Unilever has abandoned controversial plans to move its headquarters overseas after pressure from household names in the fund management industry.
Columbia Threadneedle, Schroders , Legal & General, M&G, Aviva Investors, Lindsell Train and Brewin Dolphin were just some of the major shareholders to have lined up against the proposals, which were due to be voted on later this month.
Estimates were that, combined, the managers who would have voted against the plan – which would have seen Unilever become a single entity incorporated in the Netherlands, ending its joint Anglo-Dutch structure – have a more than 10 per cent stake in the household goods giant.
In an announcement to the stock exchange this morning, the firm said that it had drawn up the proposal “to unlock value for our shareholders by creating a stronger, simpler and more competitive Unilever”.

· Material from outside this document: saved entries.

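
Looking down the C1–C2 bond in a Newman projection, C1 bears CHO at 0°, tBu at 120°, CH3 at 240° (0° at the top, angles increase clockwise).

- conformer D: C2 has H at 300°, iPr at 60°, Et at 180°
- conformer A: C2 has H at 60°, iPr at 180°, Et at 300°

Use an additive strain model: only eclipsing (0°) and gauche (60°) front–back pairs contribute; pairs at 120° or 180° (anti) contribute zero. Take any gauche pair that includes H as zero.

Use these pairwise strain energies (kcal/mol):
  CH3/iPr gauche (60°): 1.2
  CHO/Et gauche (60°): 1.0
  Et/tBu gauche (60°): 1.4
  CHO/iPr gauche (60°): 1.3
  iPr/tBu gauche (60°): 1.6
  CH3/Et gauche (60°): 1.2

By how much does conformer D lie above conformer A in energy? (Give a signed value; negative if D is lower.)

+0.5 kcal/mol

D is staggered. CHO at 0° is gauche with iPr at 60° (1.3); tBu at 120° is gauche with iPr at 60° (1.6); tBu at 120° is gauche with Et at 180° (1.4); CH3 at 240° is gauche with Et at 180° (1.2). Total 5.5 kcal/mol.
A is staggered. CHO at 0° is gauche with Et at 300° (1.0); tBu at 120° is gauche with iPr at 180° (1.6); CH3 at 240° is gauche with iPr at 180° (1.2); CH3 at 240° is gauche with Et at 300° (1.2). Total 5.0 kcal/mol.
E(D) − E(A) = 5.5 − 5.0 = +0.5 kcal/mol.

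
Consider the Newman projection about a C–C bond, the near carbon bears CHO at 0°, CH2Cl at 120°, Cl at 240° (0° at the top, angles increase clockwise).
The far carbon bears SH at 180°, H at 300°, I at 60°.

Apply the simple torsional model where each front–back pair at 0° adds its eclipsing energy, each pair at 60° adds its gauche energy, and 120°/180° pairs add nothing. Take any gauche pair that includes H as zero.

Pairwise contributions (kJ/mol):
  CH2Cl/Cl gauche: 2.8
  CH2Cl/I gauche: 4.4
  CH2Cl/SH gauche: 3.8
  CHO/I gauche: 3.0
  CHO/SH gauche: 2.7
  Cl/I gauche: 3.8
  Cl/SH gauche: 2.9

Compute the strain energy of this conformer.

14.1 kJ/mol

This conformer (staggered): CHO–I gauche, CH2Cl–SH gauche, CH2Cl–I gauche, Cl–SH gauche; 3.0 + 3.8 + 4.4 + 2.9 = 14.1 kJ/mol.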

“We have had an extensive period of engagement with shareholders and have received widespread support for the principle behind simplification,” the statement says. “However, we recognise that the proposal has not received support from a significant group of shareholders and therefore consider it appropriate to withdraw.”
An Investment Association spokesman says: “The feedback from many of our members has been that there was no compelling reason for shareholders to accept the proposed simplification in this form. They did not believe it would be in the long-term interests of their clients, and would have resulted in many shareholders being forced to sell their shares.
“We welcome the fact that Unilever has listened to the feedback from their shareholders and not pushed ahead with their plans. We look forward to engaging with the company on their future plans.”